- オーファンドラッグの開発は企業としてやる価値があるかという問題がある。
- オーファンドラッグというのは日本語でいうと希少疾病用医薬品である。「難病などの治療で必要性が高いのにもかかわらず、患者数が少ないため採算の取れない医薬品を指す」と説明されている。採算がとれないなら企業にとって価値がない。
- 忙しい医者が1年に1例みるか見ないかというような病気にかかった患者にとっては大変なことである。そもそも診断がなかなかつかない。よく知った専門医や勉強熱心な医者にかかった患者がようやく診断をつけてもらう。これまでの研究成果で原因がわかってきていても、その原因に対処すべき方法(薬)が開発されていなければ不満足な治療しか受けられないだろう。

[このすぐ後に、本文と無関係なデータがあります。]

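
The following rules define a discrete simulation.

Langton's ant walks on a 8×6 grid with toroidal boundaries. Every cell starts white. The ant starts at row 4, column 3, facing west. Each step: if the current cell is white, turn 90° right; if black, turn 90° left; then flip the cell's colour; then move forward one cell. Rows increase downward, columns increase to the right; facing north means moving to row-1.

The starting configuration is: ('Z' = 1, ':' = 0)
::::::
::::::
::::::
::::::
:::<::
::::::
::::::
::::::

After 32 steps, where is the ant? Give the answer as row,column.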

- それなら、何とか採算がとれるようにして企業がそのような疾病にも薬を作るインセンティブを与えようと、アメリカでは1983年にオーファンドラッグ法が施行されている。税制上の優遇にくわえ7年間の市場独占権を認めている。それにならって、日本でも法の改正やオーファンドラッグ開発振興業務が行われている。
- こういう政府の援助というのは往々にして効果を発揮しないことも多いのだが、アメリカではエポエチンαをはじめ,オーファンドラッグ指定を受けた後、超ベストセラーとなった薬がいくつも出た。これらの薬は、最初は希少疾患を対象と考えていたのかもしれないが、承認を受けた後、他の病気や症状にも有効であることがわかってグンと市場が広がったからだ。

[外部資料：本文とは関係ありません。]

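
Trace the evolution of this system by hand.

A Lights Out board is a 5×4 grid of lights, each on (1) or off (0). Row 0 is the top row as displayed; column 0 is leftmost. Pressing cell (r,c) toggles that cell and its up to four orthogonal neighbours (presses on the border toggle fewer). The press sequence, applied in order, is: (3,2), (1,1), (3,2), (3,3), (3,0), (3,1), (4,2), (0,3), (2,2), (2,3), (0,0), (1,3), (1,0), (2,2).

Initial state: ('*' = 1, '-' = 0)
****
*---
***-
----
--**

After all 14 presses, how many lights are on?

t=0: ****
*---
***-
----
--**
t=1: ****
*---
**--
-***
---*
t=2: *-**
-**-
*---
-***
---*
t=3: *-**
-**-
*-*-
----
--**
t=4: *-**
-**-
*-**
--**
--*-
t=5: *-**
-**-
--**
****
*-*-
t=6: *-**
-**-
-***
---*
***-
t=7: *-**
-**-
-***
--**
*--*
t=8: *---
-***
-***
--**
*--*
t=9: *---
-*-*
----
---*
*--*
t=10: *---
-*--
--**
----
*--*
t=11: -*--
**--
--**
----
*--*
t=12: -*-*
****
--*-
----
*--*
t=13: **-*
--**
*-*-
----
*--*
t=14: **-*
---*
**-*
--*-
*--*

10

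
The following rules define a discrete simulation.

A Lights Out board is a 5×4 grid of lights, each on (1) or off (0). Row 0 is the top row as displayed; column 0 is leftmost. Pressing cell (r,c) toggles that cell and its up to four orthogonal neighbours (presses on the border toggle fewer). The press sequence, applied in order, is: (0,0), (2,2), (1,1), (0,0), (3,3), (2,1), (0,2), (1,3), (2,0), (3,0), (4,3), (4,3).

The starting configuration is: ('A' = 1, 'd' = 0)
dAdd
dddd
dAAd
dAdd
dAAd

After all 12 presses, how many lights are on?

13

[0] dAdd
dddd
dAAd
dAdd
dAAd
[1] Addd
Addd
dAAd
dAdd
dAAd
[2] Addd
AdAd
dddA
dAAd
dAAd
[3] AAdd
dAdd
dAdA
dAAd
dAAd
[4] dddd
AAdd
dAdA
dAAd
dAAd
[5] dddd
AAdd
dAdd
dAdA
dAAA
[6] dddd
Addd
AdAd
dddA
dAAA
[7] dAAA
AdAd
AdAd
dddA
dAAA
[8] dAAd
AddA
AdAA
dddA
dAAA
[9] dAAd
dddA
dAAA
AddA
dAAA
[10] dAAd
dddA
AAAA
dAdA
AAAA
[11] dAAd
dddA
AAAA
dAdd
AAdd
[12] dAAd
dddA
AAAA
dAdA
AAAA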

- ここで最初の問いに戻るが、私の答えは「やる価値はある」である。反対に、「アメリカの成功例があるからという理由だけでは納得できない、そのような成功例がたまたま続いただけである」と見る向きもあろう。
- 私は思う。良い薬を作るには病気の症状にしっかり結びついた原因が明らかになっていることが大事である。であるけれど、そのような場合というのはあまり多くない。また、患者が多くその原因がはっきりわかっている疾患では既に薬の開発が活発に行われていることが多い。

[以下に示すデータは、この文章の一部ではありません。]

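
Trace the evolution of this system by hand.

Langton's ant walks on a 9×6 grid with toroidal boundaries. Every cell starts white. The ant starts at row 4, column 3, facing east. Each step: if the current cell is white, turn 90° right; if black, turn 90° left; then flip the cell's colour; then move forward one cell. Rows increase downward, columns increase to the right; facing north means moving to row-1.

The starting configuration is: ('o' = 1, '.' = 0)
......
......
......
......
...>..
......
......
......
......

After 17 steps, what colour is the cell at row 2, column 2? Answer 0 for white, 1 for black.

1

[0] ......
......
......
......
...>..
......
......
......
......
[1] ......
......
......
......
...o..
...v..
......
......
......
[2] ......
......
......
......
...o..
..<o..
......
......
......
[3] ......
......
......
......
..^o..
..oo..
......
......
......
[4] ......
......
......
......
..o>..
..oo..
......
......
......
[5] ......
......
......
...^..
..o...
..oo..
......
......
......
[6] ......
......
......
...o>.
..o...
..oo..
......
......
......
[7] ......
......
......
...oo.
..o.v.
..oo..
......
......
......
[8] ......
......
......
...oo.
..o<o.
..oo..
......
......
......
[9] ......
......
......
...^o.
..ooo.
..oo..
......
......
......
[10] ......
......
......
..<.o.
..ooo.
..oo..
......
......
......
[11] ......
......
..^...
..o.o.
..ooo.
..oo..
......
......
......
[12] ......
......
..o>..
..o.o.
..ooo.
..oo..
......
......
......
[13] ......
......
..oo..
..ovo.
..ooo.
..oo..
......
......
......
[14] ......
......
..oo..
..<oo.
..ooo.
..oo..
......
......
......
[15] ......
......
..oo..
...oo.
..voo.
..oo..
......
......
......
[16] ......
......
..oo..
...oo.
...>o.
..oo..
......
......
......
[17] ......
......
..oo..
...^o.
....o.
..oo..
......
......
......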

- そうであるならば、希少疾患でもその原因がわかってきているような疾患は、少数ではあっても症状がはっきりしており明確な原因、症状のつながっているものであるともいえる。対象疾患が明確である薬を作ることはそうでない疾患にくらべ格段に効果につながる確度が高い。それならば、最低限の患者は保障されているのだからその薬を作り、その原因に関連する多くの因子につらなる疾患群に期待するというのはどうであろうか。実は一つの原因に対して多くの症状がつながっており、関連する疾患群は馬鹿でかいという場合が多いのではないかというのが私の感覚である。